I’m allegedly on vacation this week, and in fact have been enjoying myself and creating some memories, but this vacation has had some drama. We weathered Hurricane Irene in Philadelphia just fine (beyond a bit of wash out in the yard and a small leak). So we took off for vacation as planned on Sunday, which involved driving to Bar Harbor, ME over the next few days.

Little did we know this was about to take us through the epicenter of the worst flooding in 100 years.

I-87 in New York was closed on Sunday evening with some wind storms so we diverted to other roads, but soon kept encountering downed trees and power lines. We’d turn around, try another route, but we soon saw some pretty serious flash flooding, raging rivers of what had been creeks, washed out chunks of roads, etc. After getting turned around on Highway 32 we hunkered down for the night at a local inn in the Catskills where the river was roaring behind us, the trees were shaking and the basement was completely flooded. The plumbing stopped working at some point, but we had half of our room’s electricity thanks to a generator for a chunk of the evening. It turned out we were sharing our hotel with a number of people who had lost homes in the area. We were very grateful they had space when we got there, and even kept the pub open for a bit.

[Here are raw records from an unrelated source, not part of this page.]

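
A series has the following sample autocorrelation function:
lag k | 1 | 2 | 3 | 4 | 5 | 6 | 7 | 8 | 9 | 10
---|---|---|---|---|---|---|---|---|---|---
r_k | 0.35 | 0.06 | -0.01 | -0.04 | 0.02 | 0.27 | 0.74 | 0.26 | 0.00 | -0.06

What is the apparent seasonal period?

7

The largest autocorrelation is r_7 = 0.74; the remaining lags stay at or below 0.35. The elevated value at lag 1 (0.35), dropping to 0.06 at lag 2, reflects decaying short-term dependence rather than seasonality.
The dominant spike at lag 7 indicates a seasonal period of 7.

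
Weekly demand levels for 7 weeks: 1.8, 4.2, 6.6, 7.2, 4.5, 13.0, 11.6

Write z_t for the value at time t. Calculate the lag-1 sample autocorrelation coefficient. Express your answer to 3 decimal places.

0.281

Mean z̄ = (1.8 + 4.2 + 6.6 + 7.2 + 4.5 + 13.0 + 11.6)/7 = 6.9857
Deviations from mean: -5.1857, -2.7857, -0.3857, 0.2143, -2.4857, 6.0143, 4.6143
Σ(z_t−z̄)(z_{t+1}−z̄) = (14.4459) + (1.0745) + (-0.0827) + (-0.5327) + (-14.9498) + (27.7516) = 27.7069
Denominator Σ(z_t−z̄)² = 98.4886
r_1 = 27.7069 / 98.4886 = 0.281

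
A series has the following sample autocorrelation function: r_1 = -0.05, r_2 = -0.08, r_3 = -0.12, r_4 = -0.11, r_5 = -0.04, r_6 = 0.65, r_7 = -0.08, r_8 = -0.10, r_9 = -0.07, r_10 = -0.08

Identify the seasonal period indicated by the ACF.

The largest autocorrelation is r_6 = 0.65; the remaining lags stay at or below -0.04.
The dominant spike at lag 6 indicates a seasonal period of 6.

6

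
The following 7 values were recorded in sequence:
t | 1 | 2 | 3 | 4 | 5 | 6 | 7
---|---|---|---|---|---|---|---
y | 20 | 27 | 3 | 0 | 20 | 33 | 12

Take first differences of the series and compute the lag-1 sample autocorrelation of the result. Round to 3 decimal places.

First differences Δy: 7, -24, -3, 20, 13, -21
Mean of differences = -1.3333
Numerator Σ(Δy_t−Δȳ)(Δy_{t+1}−Δȳ) = -162.7778
Denominator Σ(Δy_t−Δȳ)² = 1633.3333
r_1(Δy) = -162.7778 / 1633.3333 = -0.100

-0.100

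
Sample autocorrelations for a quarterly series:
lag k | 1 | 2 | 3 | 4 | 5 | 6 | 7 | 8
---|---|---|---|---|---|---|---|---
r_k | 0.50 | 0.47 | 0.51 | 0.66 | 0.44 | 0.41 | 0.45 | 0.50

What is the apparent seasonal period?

The largest autocorrelation is r_4 = 0.66; the remaining lags stay at or below 0.51. The elevated value at lag 1 (0.50), dropping to 0.47 at lag 2, reflects decaying short-term dependence rather than seasonality.
The dominant spike at lag 4 indicates a seasonal period of 4.

4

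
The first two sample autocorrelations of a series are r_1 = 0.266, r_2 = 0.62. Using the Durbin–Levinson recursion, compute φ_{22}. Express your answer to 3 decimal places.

0.591

φ_{22} = (r_2 − r_1²) / (1 − r_1²)
r_1² = (0.266)² = 0.070756
Numerator = 0.62 − 0.0708 = 0.5492; denominator = 1 − 0.0708 = 0.9292
φ_{22} = 0.5492 / 0.9292 = 0.591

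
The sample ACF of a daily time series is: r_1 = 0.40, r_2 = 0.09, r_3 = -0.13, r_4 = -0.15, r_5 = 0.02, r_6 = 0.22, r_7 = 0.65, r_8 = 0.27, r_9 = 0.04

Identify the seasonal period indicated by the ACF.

7

The largest autocorrelation is r_7 = 0.65; the remaining lags stay at or below 0.40. The elevated value at lag 1 (0.40), dropping to 0.09 at lag 2, reflects decaying short-term dependence rather than seasonality.
The dominant spike at lag 7 indicates a seasonal period of 7.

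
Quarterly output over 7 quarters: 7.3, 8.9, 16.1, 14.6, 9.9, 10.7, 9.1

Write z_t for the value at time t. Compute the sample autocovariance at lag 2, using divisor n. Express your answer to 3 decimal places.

Mean z̄ = (7.3 + 8.9 + 16.1 + 14.6 + 9.9 + 10.7 + 9.1)/7 = 10.9429
Σ_{t=1}^{5}(z_t−z̄)(z_{t+2}−z̄) = -30.6022
γ_2 = -30.6022 / 7 = -4.372

-4.372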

Monday dawned beautiful and sunny, as weather often turns after a hurricane. Hearing that I-87 was back open, we assumed we’d have no problems. And we didn’t until north of Bennington in Vermont, when the road closures started up again. Vermont has apparently been deluged with flash flooding over the past few days (which we didn’t know when we took off), and is just digging out from it now. Many of the small town picturesque bridges — what you think of as quintessential Vermont– have been washed out. Some of the roads look like they’ve been blown up. Attempting to find detours has had a WW2 element of fighting through northern France as the retreating Germans blew up the bridges and roads along the way. But we made it around a downed tree that was cutting off the one remaining artery from Ludlow, VT (where 4 of 5 routes out of town seemed blocked), took a dirt road detour on highway 7, and made it up to Burlington, which is quite pretty. The damage seems less pronounced up here, so fingers crossed we can drive over to Maine on the northern route.

The mess caused by the flooding has been pretty fantastic in places. Picture a river of mud coming down a mountain and then sweeping through a town. We talked to one of the highway guys by a closed bridge and he told us that there had been a garage in the middle of the street until a few minutes before. Whole lanes are just gone in places, and little scenic paths over the swollen rivers clearly just missing. Other construction folks have told us sections will be out for months. The good thing about all these detours though is that we are seeing the real back roads of America!